Since your class already provides accessors to the numerator and denominator, and it has a public constructor, there is no need to use any friends. You can overload operator+ as follows:
const Rational operator+(const Rational& rhs, const Rational& lhs)
{
double newNumerator = rhs.numerator() * lhs.denominator() +
rhs.denominator() * lhs.numerator();
return Rational(newNumerator, rhs.denominator() * lhs.denominator());
}
In response to some of the other answers:
Everything about this question is exactly answered by Item 24 of Effective C++ (Third Edition). In this item, Scott Meyers shows that, in cases dealing with numerical types where you want to support implicit conversion in an intuitive manner, it is best to use a non-member non-friend function.
Say your Rational class had the following constructor:
Rational::Rational(double numerator = 0, double denominator = 1);
In this case, if operator+ were a member function, trying to do mixed mode arithmetic would work only half the time:
Rational oneHalf(1, 2);
oneHalf + 2; // works
2 + oneHalf; // error!
In the second example, operator+ for integers is called. The way to fix this is to make operator+ for Rationals a non-member function as shown above.

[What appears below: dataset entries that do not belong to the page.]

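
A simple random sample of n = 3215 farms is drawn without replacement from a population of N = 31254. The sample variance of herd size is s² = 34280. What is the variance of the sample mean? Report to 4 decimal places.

9.5657

Under SRS without replacement, Var(ȳ) = (1 − f)·s²/n with f = n/N = 3215/31254 = 0.10286683.
Var(ȳ) = (1 − 0.10286683)·34280/3215 = 0.89713317·10.662519 = 9.5656998.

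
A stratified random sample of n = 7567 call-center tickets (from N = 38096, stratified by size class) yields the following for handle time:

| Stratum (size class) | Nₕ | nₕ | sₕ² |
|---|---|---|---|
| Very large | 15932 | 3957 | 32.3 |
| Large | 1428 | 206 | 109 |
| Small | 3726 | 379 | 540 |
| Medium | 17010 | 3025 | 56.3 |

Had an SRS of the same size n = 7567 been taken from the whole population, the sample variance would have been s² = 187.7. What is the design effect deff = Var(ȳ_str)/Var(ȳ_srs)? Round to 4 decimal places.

0.8554

Var(ȳ_str) = Σ Wₕ²(1−fₕ)sₕ²/nₕ with Wₕ = Nₕ/38096:
  Very large: (15932/38096)²·(1−3957/15932)·32.3/3957 = 0.0010730588
  Large: (1428/38096)²·(1−206/1428)·109/206 = 6.3620919 × 10^-4
  Small: (3726/38096)²·(1−379/3726)·540/379 = 0.012243183
  Medium: (17010/38096)²·(1−3025/17010)·56.3/3025 = 0.0030506406
  → Var(ȳ_str) = 0.017003092.
Var(ȳ_srs) = (1 − 7567/38096)·187.7/7567 = 0.019878048.
deff = 0.017003092 / 0.019878048 = 0.8554.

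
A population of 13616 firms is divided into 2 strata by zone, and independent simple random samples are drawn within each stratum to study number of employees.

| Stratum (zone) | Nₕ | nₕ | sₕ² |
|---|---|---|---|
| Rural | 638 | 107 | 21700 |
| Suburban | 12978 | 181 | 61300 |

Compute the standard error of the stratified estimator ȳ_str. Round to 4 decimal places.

Var(ȳ_str) = Σₕ Wₕ²(1 − fₕ)sₕ²/nₕ with Wₕ = Nₕ/N, N = 13616.
Rural: Wₕ = 0.04685664; term = 0.04685664²·(1 − 0.16771160)·21700/107 = 0.37058861.
Suburban: Wₕ = 0.95314336; term = 0.95314336²·(1 − 0.01394668)·61300/181 = 303.38825.
Sum = 303.75884.
SE = √(303.75884) = 17.4287.

17.4287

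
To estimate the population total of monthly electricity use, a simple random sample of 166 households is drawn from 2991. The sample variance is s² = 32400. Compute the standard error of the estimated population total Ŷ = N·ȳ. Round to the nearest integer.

40610

Var(Ŷ) = N²·Var(ȳ) = N²·(1 − n/N)·s²/n.
f = 166/2991 = 0.05549983; Var(ȳ) = 0.94450017·32400/166 = 184.34823.
Var(Ŷ) = 2991² · 184.34823 = 1.6491942 × 10^9.
SE(Ŷ) = √(1.6491942 × 10^9) = 40610.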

If you have access to Effective C++, you should also check out Item 23: Prefer non-member non-friend functions to member functions.

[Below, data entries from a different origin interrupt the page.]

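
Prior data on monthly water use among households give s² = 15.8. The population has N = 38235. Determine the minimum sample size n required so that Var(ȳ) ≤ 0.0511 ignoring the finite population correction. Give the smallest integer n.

310

Without fpc, n₀ = s²/D = 15.8/0.0511 = 309.1977.
Rounding up, n = 310.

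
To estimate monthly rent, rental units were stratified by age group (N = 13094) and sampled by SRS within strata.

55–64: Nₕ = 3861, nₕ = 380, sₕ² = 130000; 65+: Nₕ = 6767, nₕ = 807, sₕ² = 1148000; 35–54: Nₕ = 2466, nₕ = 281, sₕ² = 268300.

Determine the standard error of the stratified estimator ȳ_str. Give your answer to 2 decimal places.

Var(ȳ_str) = Σₕ Wₕ²(1 − fₕ)sₕ²/nₕ with Wₕ = Nₕ/N, N = 13094.
55–64: Wₕ = 0.29486788; term = 0.29486788²·(1 − 0.09842010)·130000/380 = 26.817538.
65+: Wₕ = 0.51680159; term = 0.51680159²·(1 − 0.11925521)·1148000/807 = 334.63096.
35–54: Wₕ = 0.18833053; term = 0.18833053²·(1 − 0.11394972)·268300/281 = 30.006421.
Sum = 391.45492.
SE = √(391.45492) = 19.79.

19.79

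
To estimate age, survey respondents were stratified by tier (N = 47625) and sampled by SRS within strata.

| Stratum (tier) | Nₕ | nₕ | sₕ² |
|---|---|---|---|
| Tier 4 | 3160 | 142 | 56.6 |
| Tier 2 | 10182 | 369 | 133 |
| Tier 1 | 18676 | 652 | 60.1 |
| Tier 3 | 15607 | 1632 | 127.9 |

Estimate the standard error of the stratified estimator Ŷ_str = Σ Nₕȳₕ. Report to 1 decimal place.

Var(Ŷ_str) = Σₕ Nₕ²(1 − fₕ)sₕ²/nₕ.
Tier 4: 3160²·(1 − 142/3160)·56.6/142 = 3.8013198 × 10^6.
Tier 2: 10182²·(1 − 369/10182)·133/369 = 3.6013072 × 10^7.
Tier 1: 18676²·(1 − 652/18676)·60.1/652 = 3.1028581 × 10^7.
Tier 3: 15607²·(1 − 1632/15607)·127.9/1632 = 1.7093132 × 10^7.
Sum = 8.7936105 × 10^7.
SE = √(8.7936105 × 10^7) = 9377.4.

9377.4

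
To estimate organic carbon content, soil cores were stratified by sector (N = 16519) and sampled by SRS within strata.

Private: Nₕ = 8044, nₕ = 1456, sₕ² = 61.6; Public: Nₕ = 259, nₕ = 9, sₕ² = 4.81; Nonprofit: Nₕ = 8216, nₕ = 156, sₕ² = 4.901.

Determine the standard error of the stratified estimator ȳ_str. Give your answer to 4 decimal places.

Var(ȳ_str) = Σₕ Wₕ²(1 − fₕ)sₕ²/nₕ with Wₕ = Nₕ/N, N = 16519.
Private: Wₕ = 0.48695442; term = 0.48695442²·(1 − 0.18100448)·61.6/1456 = 0.0082163226.
Public: Wₕ = 0.01567892; term = 0.01567892²·(1 − 0.03474903)·4.81/9 = 1.2681623 × 10^-4.
Nonprofit: Wₕ = 0.49736667; term = 0.49736667²·(1 − 0.01898734)·4.901/156 = 0.007624091.
Sum = 0.01596723.
SE = √(0.01596723) = 0.1264.

0.1264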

I prefer to implement operator+ in terms of operator+=. Then clients get to choose if they want a temp copy or not. Also operator+= is more natural as a member function so it has access to the private parts.
class Rational {
public:
Rational(double n, double d):numerator_(n), denominator_(d) {};
Rational() {}; // default constructor
double numerator() const { return numerator_; } // accessor
double denominator() const { return denominator_; } // accessor
Rational & operator+=(const Rational& b) {
denominator_ *= b.denominator_);
numerator_ *= (b.denominator_);
numerator_ += (b.numerator_ * denominator_);
return *this;
}
private:
double numerator_;
double denominator_;
};
const Rational operator+(const Rational& a, const Rational& b)
{
Rational result(a);
result += b;
return result;
}
However the easiest way to implement operator overloading is to use the boost operators library. Then you implement the minimum set of operators and boost take care of the rest and all the gotchas (including wintermute's example of 2 + oneHalf.